We need non-trivial idiomatic workloads for meaningful performance evaluation


#1

Rust’s current approach to evaluating optimizations are:

  • I did it and now rustc builds faster/smaller
  • The #[bench] I made just for this seems to do better

The first is problematic because rustc is neither idiomatic nor all-encompasing. The latter is problematic because micro-benching correctly is super hard, and even if you do it right, there might be unintended consequences for a different workload.

Therefore I believe we need to collect up a selection of idiomatic non-trivial pieces of code to more robustly evaluate optimizations against. Things that upon inspection should perform well, or at least are “how you would do it”. Heck, maybe even some examples of common mistakes or bad idioms. Things that leverage lots of functionality. Things that we can track and perhaps gate against.

The benchmarks game files are perhaps the closest things we have to this today, but they’re a bit tainted by the fact that they’re written by us to make Rust look good, rather than get a job done.


#2

What about:

  • A simple interpreter (maybe scheme or/and basic) because it includes string parsing, data structures and graph operations. We could also run a huge amount of already test-programs in that interpreters without having to write them ourselves.
  • Conways game of life: We could use a simple version with fixed size field for evaluating the code speed on continouus chunks of memory and another version that also has reallocations and many cache misses.

#3

What about a load generator to accompany the micro-benchmarker?

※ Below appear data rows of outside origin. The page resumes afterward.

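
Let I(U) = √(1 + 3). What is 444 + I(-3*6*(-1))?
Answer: 446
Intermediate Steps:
I(U) = 2 (I(U) = √4 = 2)
444 + I(-3*6*(-1)) = 444 + 2 = 446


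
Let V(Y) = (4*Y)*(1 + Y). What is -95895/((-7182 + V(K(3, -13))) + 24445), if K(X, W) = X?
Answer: -95895/17311 ≈ -5.5395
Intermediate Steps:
V(Y) = 4*Y*(1 + Y)
-95895/((-7182 + V(K(3, -13))) + 24445) = -95895/((-7182 + 4*3*(1 + 3)) + 24445) = -95895/((-7182 + 4*3*4) + 24445) = -95895/((-7182 + 48) + 24445) = -95895/(-7134 + 24445) = -95895/17311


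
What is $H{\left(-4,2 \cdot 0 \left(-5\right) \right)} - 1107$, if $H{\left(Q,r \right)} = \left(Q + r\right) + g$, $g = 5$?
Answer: $-1106$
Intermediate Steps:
$H{\left(Q,r \right)} = 5 + Q + r$ ($H{\left(Q,r \right)} = \left(Q + r\right) + 5 = 5 + Q + r$)
$H{\left(-4,2 \cdot 0 \left(-5\right) \right)} - 1107 = \left(5 - 4 + 2 \cdot 0 \left(-5\right)\right) - 1107 = \left(5 - 4 + 0 \left(-5\right)\right) - 1107 = \left(5 - 4 + 0\right) - 1107 = 1 - 1107 = -1106$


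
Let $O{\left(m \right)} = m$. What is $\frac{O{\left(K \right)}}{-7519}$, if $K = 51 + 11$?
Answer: $- \frac{62}{7519} \approx -0.0082458$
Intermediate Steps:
$K = 62$
$\frac{O{\left(K \right)}}{-7519} = \frac{62}{-7519} = 62 \left(- \frac{1}{7519}\right) = - \frac{62}{7519}$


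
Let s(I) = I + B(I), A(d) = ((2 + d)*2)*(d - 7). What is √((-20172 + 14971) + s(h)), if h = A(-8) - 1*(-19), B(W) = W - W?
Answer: I*√5002 ≈ 70.725*I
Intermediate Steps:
B(W) = 0
A(d) = (-7 + d)*(4 + 2*d) (A(d) = (4 + 2*d)*(-7 + d) = (-7 + d)*(4 + 2*d))
h = 199 (h = (-28 - 10*(-8) + 2*(-8)²) - 1*(-19) = (-28 + 80 + 2*64) + 19 = (-28 + 80 + 128) + 19 = 180 + 19 = 199)
s(I) = I (s(I) = I + 0 = I)
√((-20172 + 14971) + s(h)) = √((-20172 + 14971) + 199) = √(-5201 + 199) = √(-5002) = I*√5002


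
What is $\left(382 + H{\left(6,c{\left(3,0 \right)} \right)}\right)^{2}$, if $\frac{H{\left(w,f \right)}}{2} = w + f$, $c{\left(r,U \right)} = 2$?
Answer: $158404$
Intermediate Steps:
$H{\left(w,f \right)} = 2 f + 2 w$ ($H{\left(w,f \right)} = 2 \left(w + f\right) = 2 \left(f + w\right) = 2 f + 2 w$)
$\left(382 + H{\left(6,c{\left(3,0 \right)} \right)}\right)^{2} = \left(382 + \left(2 \cdot 2 + 2 \cdot 6\right)\right)^{2} = \left(382 + \left(4 + 12\right)\right)^{2} = \left(382 + 16\right)^{2} = 398^{2} = 158404$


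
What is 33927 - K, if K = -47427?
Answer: 81354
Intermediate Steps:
33927 - K = 33927 - 1*(-47427) = 33927 + 47427 = 81354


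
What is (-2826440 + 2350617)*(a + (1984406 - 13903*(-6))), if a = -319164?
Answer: -832052647180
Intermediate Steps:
(-2826440 + 2350617)*(a + (1984406 - 13903*(-6))) = (-2826440 + 2350617)*(-319164 + (1984406 - 13903*(-6))) = -475823*(-319164 + (1984406 + 83418)) = -475823*(-319164 + 2067824) = -475823*1748660 = -832052647180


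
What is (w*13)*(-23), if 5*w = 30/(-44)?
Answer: 897/22 ≈ 40.773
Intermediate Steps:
w = -3/22 (w = (30/(-44))/5 = (30*(-1/44))/5 = (⅕)*(-15/22) = -3/22 ≈ -0.13636)
(w*13)*(-23) = -3/22*13*(-23) = -39/22*(-23) = 897/22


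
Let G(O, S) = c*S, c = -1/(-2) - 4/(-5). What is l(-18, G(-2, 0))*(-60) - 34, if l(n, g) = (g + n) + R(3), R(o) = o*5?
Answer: 146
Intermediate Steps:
c = 13/10 (c = -1*(-1/2) - 4*(-1/5) = 1/2 + 4/5 = 13/10 ≈ 1.3000)
R(o) = 5*o
G(O, S) = 13*S/10
l(n, g) = 15 + g + n (l(n, g) = (g + n) + 5*3 = (g + n) + 15 = 15 + g + n)
l(-18, G(-2, 0))*(-60) - 34 = (15 + (13/10)*0 - 18)*(-60) - 34 = (15 + 0 - 18)*(-60) - 34 = -3*(-60) - 34 = 180 - 34 = 146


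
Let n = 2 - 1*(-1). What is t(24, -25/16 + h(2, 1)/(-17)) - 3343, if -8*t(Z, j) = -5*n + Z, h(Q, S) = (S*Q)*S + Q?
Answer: -26753/8 ≈ -3344.1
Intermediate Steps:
n = 3 (n = 2 + 1 = 3)
h(Q, S) = Q + Q*S² (h(Q, S) = (Q*S)*S + Q = Q*S² + Q = Q + Q*S²)
t(Z, j) = 15/8 - Z/8 (t(Z, j) = -(-5*3 + Z)/8 = -(-15 + Z)/8 = 15/8 - Z/8)
t(24, -25/16 + h(2, 1)/(-17)) - 3343 = (15/8 - ⅛*24) - 3343 = (15/8 - 3) - 3343 = -9/8 - 3343 = -26753/8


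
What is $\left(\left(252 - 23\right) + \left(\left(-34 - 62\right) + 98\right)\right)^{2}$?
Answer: $53361$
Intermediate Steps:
$\left(\left(252 - 23\right) + \left(\left(-34 - 62\right) + 98\right)\right)^{2} = \left(\left(252 - 23\right) + \left(-96 + 98\right)\right)^{2} = \left(229 + 2\right)^{2} = 231^{2} = 53361$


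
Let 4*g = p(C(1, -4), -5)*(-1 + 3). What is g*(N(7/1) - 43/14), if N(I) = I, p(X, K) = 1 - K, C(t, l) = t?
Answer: 165/14 ≈ 11.786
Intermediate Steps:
g = 3 (g = ((1 - 1*(-5))*(-1 + 3))/4 = ((1 + 5)*2)/4 = (6*2)/4 = (1/4)*12 = 3)
g*(N(7/1) - 43/14) = 3*(7/1 - 43/14) = 3*(7*1 - 43*1/14) = 3*(7 - 43/14) = 3*(55/14) = 165/14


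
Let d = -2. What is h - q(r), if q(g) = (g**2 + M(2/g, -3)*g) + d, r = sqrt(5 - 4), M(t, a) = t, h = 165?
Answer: 164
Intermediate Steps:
r = 1 (r = sqrt(1) = 1)
q(g) = g**2 (q(g) = (g**2 + (2/g)*g) - 2 = (g**2 + 2) - 2 = (2 + g**2) - 2 = g**2)
h - q(r) = 165 - 1*1**2 = 165 - 1*1 = 165 - 1 = 164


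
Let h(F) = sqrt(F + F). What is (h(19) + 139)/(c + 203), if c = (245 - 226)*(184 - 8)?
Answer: 139/3547 + sqrt(38)/3547 ≈ 0.040926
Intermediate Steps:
h(F) = sqrt(2)*sqrt(F) (h(F) = sqrt(2*F) = sqrt(2)*sqrt(F))
c = 3344 (c = 19*176 = 3344)
(h(19) + 139)/(c + 203) = (sqrt(2)*sqrt(19) + 139)/(3344 + 203) = (sqrt(38) + 139)/3547 = (139 + sqrt(38))*(1/3547) = 139/3547 + sqrt(38)/3547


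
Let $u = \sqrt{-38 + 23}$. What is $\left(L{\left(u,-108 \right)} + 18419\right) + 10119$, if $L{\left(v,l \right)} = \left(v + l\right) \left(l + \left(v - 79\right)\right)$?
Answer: $48719 - 295 i \sqrt{15} \approx 48719.0 - 1142.5 i$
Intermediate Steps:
$u = i \sqrt{15}$ ($u = \sqrt{-15} = i \sqrt{15} \approx 3.873 i$)
$L{\left(v,l \right)} = \left(l + v\right) \left(-79 + l + v\right)$ ($L{\left(v,l \right)} = \left(l + v\right) \left(l + \left(-79 + v\right)\right) = \left(l + v\right) \left(-79 + l + v\right)$)
$\left(L{\left(u,-108 \right)} + 18419\right) + 10119 = \left(\left(\left(-108\right)^{2} + \left(i \sqrt{15}\right)^{2} - -8532 - 79 i \sqrt{15} + 2 \left(-108\right) i \sqrt{15}\right) + 18419\right) + 10119 = \left(\left(11664 - 15 + 8532 - 79 i \sqrt{15} - 216 i \sqrt{15}\right) + 18419\right) + 10119 = \left(\left(20181 - 295 i \sqrt{15}\right) + 18419\right) + 10119 = \left(38600 - 295 i \sqrt{15}\right) + 10119 = 48719 - 295 i \sqrt{15}$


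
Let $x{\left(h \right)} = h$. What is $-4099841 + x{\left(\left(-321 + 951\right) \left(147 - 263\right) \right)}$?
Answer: $-4172921$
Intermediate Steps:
$-4099841 + x{\left(\left(-321 + 951\right) \left(147 - 263\right) \right)} = -4099841 + \left(-321 + 951\right) \left(147 - 263\right) = -4099841 + 630 \left(-116\right) = -4099841 - 73080 = -4172921$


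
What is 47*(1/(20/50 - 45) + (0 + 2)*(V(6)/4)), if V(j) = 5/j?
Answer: 49585/2676 ≈ 18.530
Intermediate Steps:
47*(1/(20/50 - 45) + (0 + 2)*(V(6)/4)) = 47*(1/(20/50 - 45) + (0 + 2)*((5/6)/4)) = 47*(1/(20*(1/50) - 45) + 2*((5*(1/6))*(1/4))) = 47*(1/(2/5 - 45) + 2*((5/6)*(1/4))) = 47*(1/(-223/5) + 2*(5/24)) = 47*(-5/223 + 5/12) = 47*(1055/2676) = 49585/2676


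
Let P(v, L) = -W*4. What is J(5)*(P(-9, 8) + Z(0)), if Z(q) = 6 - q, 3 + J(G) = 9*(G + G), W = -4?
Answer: 1914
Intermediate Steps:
J(G) = -3 + 18*G (J(G) = -3 + 9*(G + G) = -3 + 9*(2*G) = -3 + 18*G)
P(v, L) = 16 (P(v, L) = -1*(-4)*4 = 4*4 = 16)
J(5)*(P(-9, 8) + Z(0)) = (-3 + 18*5)*(16 + (6 - 1*0)) = (-3 + 90)*(16 + (6 + 0)) = 87*(16 + 6) = 87*22 = 1914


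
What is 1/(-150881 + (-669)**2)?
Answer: 1/296680 ≈ 3.3706e-6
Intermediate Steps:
1/(-150881 + (-669)**2) = 1/(-150881 + 447561) = 1/296680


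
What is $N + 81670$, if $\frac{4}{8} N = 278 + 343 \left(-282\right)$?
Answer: $-111226$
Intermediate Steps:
$N = -192896$ ($N = 2 \left(278 + 343 \left(-282\right)\right) = 2 \left(278 - 96726\right) = 2 \left(-96448\right) = -192896$)
$N + 81670 = -192896 + 81670 = -111226$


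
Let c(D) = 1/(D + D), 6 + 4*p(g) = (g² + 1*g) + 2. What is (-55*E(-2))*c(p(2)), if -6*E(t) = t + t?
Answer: -110/3 ≈ -36.667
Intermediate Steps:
E(t) = -t/3 (E(t) = -(t + t)/6 = -t/3)
p(g) = -1 + g/4 + g²/4 (p(g) = -3/2 + ((g² + 1*g) + 2)/4 = -3/2 + ((g² + g) + 2)/4 = -3/2 + ((g + g²) + 2)/4 = -3/2 + (2 + g + g²)/4 = -3/2 + (½ + g/4 + g²/4) = -1 + g/4 + g²/4)
c(D) = 1/(2*D)
(-55*E(-2))*c(p(2)) = (-(-55)*(-2)/3)*(1/(2*(-1 + (¼)*2 + (¼)*2²))) = (-55*⅔)*(1/(2*(-1 + ½ + (¼)*4))) = -55/(3*(-1 + ½ + 1)) = -55/(3*½) = -55*2/3 = -110/3*1 = -110/3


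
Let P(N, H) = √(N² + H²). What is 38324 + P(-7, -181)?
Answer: 38324 + √32810 ≈ 38505.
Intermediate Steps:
P(N, H) = √(H² + N²)
38324 + P(-7, -181) = 38324 + √((-181)² + (-7)²) = 38324 + √(32761 + 49) = 38324 + √32810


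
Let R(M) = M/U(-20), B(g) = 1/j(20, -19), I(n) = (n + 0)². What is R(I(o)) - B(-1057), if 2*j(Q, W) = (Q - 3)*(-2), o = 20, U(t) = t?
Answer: -339/17 ≈ -19.941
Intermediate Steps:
j(Q, W) = 3 - Q (j(Q, W) = ((Q - 3)*(-2))/2 = ((-3 + Q)*(-2))/2 = (6 - 2*Q)/2 = 3 - Q)
I(n) = n²
B(g) = -1/17 (B(g) = 1/(3 - 1*20) = 1/(3 - 20) = 1/(-17) = -1/17)
R(M) = -M/20 (R(M) = M/(-20) = M*(-1/20) = -M/20)
R(I(o)) - B(-1057) = -1/20*20² - 1*(-1/17) = -1/20*400 + 1/17 = -20 + 1/17 = -339/17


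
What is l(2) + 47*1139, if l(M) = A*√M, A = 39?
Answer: 53533 + 39*√2 ≈ 53588.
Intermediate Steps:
l(M) = 39*√M
l(2) + 47*1139 = 39*√2 + 47*1139 = 39*√2 + 53533 = 53533 + 39*√2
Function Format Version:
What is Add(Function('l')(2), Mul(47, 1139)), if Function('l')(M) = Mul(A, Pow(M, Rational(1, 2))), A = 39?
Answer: Add(53533, Mul(39, Pow(2, Rational(1, 2)))) ≈ 53588.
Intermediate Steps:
Function('l')(M) = Mul(39, Pow(M, Rational(1, 2)))
Add(Function('l')(2), Mul(47, 1139)) = Add(Mul(39, Pow(2, Rational(1, 2))), Mul(47, 1139)) = Add(Mul(39, Pow(2, Rational(1, 2))), 53533) = Add(53533, Mul(39, Pow(2, Rational(1, 2))))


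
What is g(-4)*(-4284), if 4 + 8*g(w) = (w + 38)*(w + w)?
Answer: 147798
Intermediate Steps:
g(w) = -½ + w*(38 + w)/4 (g(w) = -½ + ((w + 38)*(w + w))/8 = -½ + ((38 + w)*(2*w))/8 = -½ + (2*w*(38 + w))/8 = -½ + w*(38 + w)/4)
g(-4)*(-4284) = (-½ + (¼)*(-4)² + (19/2)*(-4))*(-4284) = (-½ + (¼)*16 - 38)*(-4284) = (-½ + 4 - 38)*(-4284) = -69/2*(-4284) = 147798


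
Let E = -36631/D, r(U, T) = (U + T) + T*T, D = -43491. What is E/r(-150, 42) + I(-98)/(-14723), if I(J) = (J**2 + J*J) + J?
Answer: -196540546621/151480942344 ≈ -1.2975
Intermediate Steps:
r(U, T) = T + U + T**2 (r(U, T) = (T + U) + T**2 = T + U + T**2)
E = 5233/6213 (E = -36631/(-43491) = -36631*(-1/43491) = 5233/6213 ≈ 0.84227)
I(J) = J + 2*J**2 (I(J) = (J**2 + J**2) + J = 2*J**2 + J = J + 2*J**2)
E/r(-150, 42) + I(-98)/(-14723) = 5233/(6213*(42 - 150 + 42**2)) - 98*(1 + 2*(-98))/(-14723) = 5233/(6213*(42 - 150 + 1764)) - 98*(1 - 196)*(-1/14723) = (5233/6213)/1656 - 98*(-195)*(-1/14723) = (5233/6213)*(1/1656) + 19110*(-1/14723) = 5233/10288728 - 19110/14723 = -196540546621/151480942344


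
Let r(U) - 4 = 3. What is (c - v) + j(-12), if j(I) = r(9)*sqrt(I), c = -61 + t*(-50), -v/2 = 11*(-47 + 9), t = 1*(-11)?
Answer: -347 + 14*I*sqrt(3) ≈ -347.0 + 24.249*I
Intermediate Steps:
r(U) = 7 (r(U) = 4 + 3 = 7)
t = -11
v = 836 (v = -22*(-47 + 9) = -22*(-38) = -2*(-418) = 836)
c = 489 (c = -61 - 11*(-50) = -61 + 550 = 489)
j(I) = 7*sqrt(I)
(c - v) + j(-12) = (489 - 1*836) + 7*sqrt(-12) = (489 - 836) + 7*(2*I*sqrt(3)) = -347 + 14*I*sqrt(3)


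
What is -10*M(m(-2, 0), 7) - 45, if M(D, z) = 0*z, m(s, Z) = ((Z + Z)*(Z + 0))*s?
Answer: -45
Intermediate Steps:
m(s, Z) = 2*s*Z**2 (m(s, Z) = ((2*Z)*Z)*s = (2*Z**2)*s = 2*s*Z**2)
M(D, z) = 0
-10*M(m(-2, 0), 7) - 45 = -10*0 - 45 = 0 - 45 = -45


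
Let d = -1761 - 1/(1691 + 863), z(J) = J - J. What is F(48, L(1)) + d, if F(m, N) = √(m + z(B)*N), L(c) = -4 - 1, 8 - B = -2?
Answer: -4497595/2554 + 4*√3 ≈ -1754.1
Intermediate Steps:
B = 10 (B = 8 - 1*(-2) = 8 + 2 = 10)
z(J) = 0
L(c) = -5
F(m, N) = √m (F(m, N) = √(m + 0*N) = √(m + 0) = √m)
d = -4497595/2554 (d = -1761 - 1/2554 = -4497595/2554 ≈ -1761.0)
F(48, L(1)) + d = √48 - 4497595/2554 = 4*√3 - 4497595/2554 = -4497595/2554 + 4*√3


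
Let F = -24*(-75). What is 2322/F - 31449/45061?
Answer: 2667969/4506100 ≈ 0.59208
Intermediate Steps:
F = 1800
2322/F - 31449/45061 = 2322/1800 - 31449/45061 = 2322*(1/1800) - 31449*1/45061 = 129/100 - 31449/45061 = 2667969/4506100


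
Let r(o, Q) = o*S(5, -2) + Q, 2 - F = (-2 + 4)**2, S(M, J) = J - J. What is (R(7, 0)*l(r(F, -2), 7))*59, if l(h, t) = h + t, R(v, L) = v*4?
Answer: 8260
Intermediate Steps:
S(M, J) = 0
F = -2 (F = 2 - (-2 + 4)**2 = 2 - 1*2**2 = 2 - 1*4 = 2 - 4 = -2)
R(v, L) = 4*v
r(o, Q) = Q (r(o, Q) = o*0 + Q = 0 + Q = Q)
(R(7, 0)*l(r(F, -2), 7))*59 = ((4*7)*(-2 + 7))*59 = (28*5)*59 = 140*59 = 8260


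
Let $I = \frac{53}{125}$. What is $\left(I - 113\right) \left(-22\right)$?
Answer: $\frac{309584}{125} \approx 2476.7$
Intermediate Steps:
$I = \frac{53}{125}$ ($I = 53 \cdot \frac{1}{125} = \frac{53}{125} \approx 0.424$)
$\left(I - 113\right) \left(-22\right) = \left(\frac{53}{125} - 113\right) \left(-22\right) = \left(- \frac{14072}{125}\right) \left(-22\right) = \frac{309584}{125}$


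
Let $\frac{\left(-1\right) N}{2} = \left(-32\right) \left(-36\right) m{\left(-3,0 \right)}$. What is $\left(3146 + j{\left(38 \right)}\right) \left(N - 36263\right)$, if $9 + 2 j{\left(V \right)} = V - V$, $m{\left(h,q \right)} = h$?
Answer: $- \frac{184412333}{2} \approx -9.2206 \cdot 10^{7}$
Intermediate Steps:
$j{\left(V \right)} = - \frac{9}{2}$ ($j{\left(V \right)} = - \frac{9}{2} + \frac{V - V}{2} = - \frac{9}{2} + \frac{1}{2} \cdot 0 = - \frac{9}{2} + 0 = - \frac{9}{2}$)
$N = 6912$ ($N = - 2 \left(-32\right) \left(-36\right) \left(-3\right) = - 2 \cdot 1152 \left(-3\right) = \left(-2\right) \left(-3456\right) = 6912$)
$\left(3146 + j{\left(38 \right)}\right) \left(N - 36263\right) = \left(3146 - \frac{9}{2}\right) \left(6912 - 36263\right) = \frac{6283}{2} \left(-29351\right) = - \frac{184412333}{2}$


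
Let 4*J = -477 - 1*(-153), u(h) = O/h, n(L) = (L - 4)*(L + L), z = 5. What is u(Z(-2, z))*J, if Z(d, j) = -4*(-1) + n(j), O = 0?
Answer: 0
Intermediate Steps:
n(L) = 2*L*(-4 + L) (n(L) = (-4 + L)*(2*L) = 2*L*(-4 + L))
Z(d, j) = 4 + 2*j*(-4 + j) (Z(d, j) = -4*(-1) + 2*j*(-4 + j) = 4 + 2*j*(-4 + j))
u(h) = 0 (u(h) = 0/h = 0)
J = -81 (J = (-477 - 1*(-153))/4 = (-477 + 153)/4 = (1/4)*(-324) = -81)
u(Z(-2, z))*J = 0*(-81) = 0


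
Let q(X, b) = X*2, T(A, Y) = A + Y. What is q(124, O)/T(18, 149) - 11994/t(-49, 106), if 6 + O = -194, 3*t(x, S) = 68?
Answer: -2996065/5678 ≈ -527.66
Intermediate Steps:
t(x, S) = 68/3 (t(x, S) = (⅓)*68 = 68/3)
O = -200 (O = -6 - 194 = -200)
q(X, b) = 2*X
q(124, O)/T(18, 149) - 11994/t(-49, 106) = (2*124)/(18 + 149) - 11994/68/3 = 248/167 - 11994*3/68 = 248*(1/167) - 17991/34 = 248/167 - 17991/34 = -2996065/5678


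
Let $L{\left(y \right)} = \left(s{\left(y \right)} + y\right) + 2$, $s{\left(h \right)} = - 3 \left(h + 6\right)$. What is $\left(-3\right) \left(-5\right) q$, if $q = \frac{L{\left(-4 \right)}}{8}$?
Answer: $-15$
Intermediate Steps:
$s{\left(h \right)} = -18 - 3 h$ ($s{\left(h \right)} = - 3 \left(6 + h\right) = -18 - 3 h$)
$L{\left(y \right)} = -16 - 2 y$ ($L{\left(y \right)} = \left(\left(-18 - 3 y\right) + y\right) + 2 = \left(-18 - 2 y\right) + 2 = -16 - 2 y$)
$q = -1$ ($q = \frac{-16 - -8}{8} = \left(-16 + 8\right) \frac{1}{8} = \left(-8\right) \frac{1}{8} = -1$)
$\left(-3\right) \left(-5\right) q = \left(-3\right) \left(-5\right) \left(-1\right) = 15 \left(-1\right) = -15$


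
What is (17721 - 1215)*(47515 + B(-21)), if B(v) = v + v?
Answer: 783589338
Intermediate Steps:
B(v) = 2*v
(17721 - 1215)*(47515 + B(-21)) = (17721 - 1215)*(47515 + 2*(-21)) = 16506*(47515 - 42) = 16506*47473 = 783589338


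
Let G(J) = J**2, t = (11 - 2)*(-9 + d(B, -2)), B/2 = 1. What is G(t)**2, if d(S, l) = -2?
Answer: 96059601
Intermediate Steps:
B = 2 (B = 2*1 = 2)
t = -99 (t = (11 - 2)*(-9 - 2) = 9*(-11) = -99)
G(t)**2 = ((-99)**2)**2 = 9801**2 = 96059601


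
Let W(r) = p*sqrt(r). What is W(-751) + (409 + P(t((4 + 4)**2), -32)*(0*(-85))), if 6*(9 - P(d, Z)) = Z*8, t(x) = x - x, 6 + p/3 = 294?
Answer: 409 + 864*I*sqrt(751) ≈ 409.0 + 23677.0*I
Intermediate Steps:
p = 864 (p = -18 + 3*294 = -18 + 882 = 864)
t(x) = 0
P(d, Z) = 9 - 4*Z/3 (P(d, Z) = 9 - Z*8/6 = 9 - 4*Z/3)
W(r) = 864*sqrt(r)
W(-751) + (409 + P(t((4 + 4)**2), -32)*(0*(-85))) = 864*sqrt(-751) + (409 + (9 - 4/3*(-32))*(0*(-85))) = 864*(I*sqrt(751)) + (409 + (9 + 128/3)*0) = 864*I*sqrt(751) + (409 + (155/3)*0) = 864*I*sqrt(751) + (409 + 0) = 864*I*sqrt(751) + 409 = 409 + 864*I*sqrt(751)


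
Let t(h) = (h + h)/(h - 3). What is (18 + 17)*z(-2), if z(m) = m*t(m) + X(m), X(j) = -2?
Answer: -126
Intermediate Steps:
t(h) = 2*h/(-3 + h) (t(h) = (2*h)/(-3 + h) = 2*h/(-3 + h))
z(m) = -2 + 2*m²/(-3 + m) (z(m) = m*(2*m/(-3 + m)) - 2 = 2*m²/(-3 + m) - 2 = -2 + 2*m²/(-3 + m))
(18 + 17)*z(-2) = (18 + 17)*(2*(3 + (-2)² - 1*(-2))/(-3 - 2)) = 35*(2*(3 + 4 + 2)/(-5)) = 35*(2*(-⅕)*9) = 35*(-18/5) = -126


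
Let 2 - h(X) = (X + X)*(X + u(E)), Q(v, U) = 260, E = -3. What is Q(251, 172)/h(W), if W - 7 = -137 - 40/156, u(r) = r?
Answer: -197730/26399239 ≈ -0.0074900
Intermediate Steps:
W = -5080/39 (W = 7 + (-137 - 40/156) = 7 + (-137 - 40*1/156) = 7 + (-137 - 10/39) = 7 - 5353/39 = -5080/39 ≈ -130.26)
h(X) = 2 - 2*X*(-3 + X) (h(X) = 2 - (X + X)*(X - 3) = 2 - 2*X*(-3 + X))
Q(251, 172)/h(W) = 260/(2 - 2*(-5080/39)**2 + 6*(-5080/39)) = 260/(2 - 2*25806400/1521 - 10160/13) = 260/(2 - 51612800/1521 - 10160/13) = 260/(-52798478/1521) = 260*(-1521/52798478) = -197730/26399239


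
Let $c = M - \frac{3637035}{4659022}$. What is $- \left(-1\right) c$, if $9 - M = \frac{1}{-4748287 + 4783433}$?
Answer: $\frac{336470498444}{40936496803} \approx 8.2193$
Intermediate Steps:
$M = \frac{316313}{35146}$ ($M = 9 - \frac{1}{-4748287 + 4783433} = 9 - \frac{1}{35146} = \frac{316313}{35146} \approx 9.0$)
$c = \frac{336470498444}{40936496803}$ ($c = \frac{316313}{35146} - \frac{3637035}{4659022} = \frac{336470498444}{40936496803} \approx 8.2193$)
$- \left(-1\right) c = - \frac{\left(-1\right) 336470498444}{40936496803} = \left(-1\right) \left(- \frac{336470498444}{40936496803}\right) = \frac{336470498444}{40936496803}$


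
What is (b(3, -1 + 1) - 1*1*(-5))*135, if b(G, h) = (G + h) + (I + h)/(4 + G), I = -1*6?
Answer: 6750/7 ≈ 964.29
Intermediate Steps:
I = -6
b(G, h) = G + h + (-6 + h)/(4 + G) (b(G, h) = (G + h) + (-6 + h)/(4 + G) = G + h + (-6 + h)/(4 + G))
(b(3, -1 + 1) - 1*1*(-5))*135 = ((-6 + 3² + 4*3 + 5*(-1 + 1) + 3*(-1 + 1))/(4 + 3) - 1*1*(-5))*135 = ((-6 + 9 + 12 + 5*0 + 3*0)/7 - 1*(-5))*135 = ((-6 + 9 + 12 + 0 + 0)/7 + 5)*135 = ((⅐)*15 + 5)*135 = (15/7 + 5)*135 = (50/7)*135 = 6750/7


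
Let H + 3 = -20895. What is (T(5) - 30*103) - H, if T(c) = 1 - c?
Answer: 17804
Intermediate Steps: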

AFAICT, benchmarks are inaccurate because things fit nicely in cache, so memory reads are minimized, its on a dev box, so contention for other resources is minimized. Also, for multi-threaded applications, with no load on the TLB, context switches are reasonably fast.

So maybe we mix the benchmark runs in with some sort of random data generation and combinatorial matching scheme that runs in multiple threads. If we’re benching data structures, maybe leverage quickcheck to generate GBs of data.

If we don’t like that idea, Big Data applications are a good source of resource drain, as they can be both CPU and IO intensive. Let’s go to work on parallel document clustering/classification in Rust, like a clone of Vowpal Wabbit


#4

I have a benchmark game for csv processing that @BurntSushi used to tune up the performance of rust-csv. My game is terrible, but all benchmarks are terrible for the reasons @Gankro mentions. But it’s one that you can add. I think @BurntSushi adapted the test to make his own larger scale test to flush out more performance.

Other examples could be those written for other systems where performance is claimed to be a goal. e.g. Hadoop examples have wordcount, terasort, page rank, and some pi calculation. Also, as @rrichardson says: a parallel document classifier like Vowpal Rabbit. Or something like Lucene to index documents (as opposed to just classifying them). I would also add a Rust implementation of RDD’s to the list.

A simple interpreter (maybe scheme or/and basic) because it includes string parsing, data structures and graph operations. We could also run a huge amount of already test-programs in that interpreters without having to write them ourselves.

An interpreter is a real rabbit hole. If you want performance then you add in all sorts of optimizations. I expect eventually a lot will could be thrown over the fence to llvm. And that turns out to be a lot of effort for something that people won’t necessarily be using.

Conway’s game of life

+1


#5

@nrc Has been looking into setting up a benchmarking bot and may be interested it your efforts.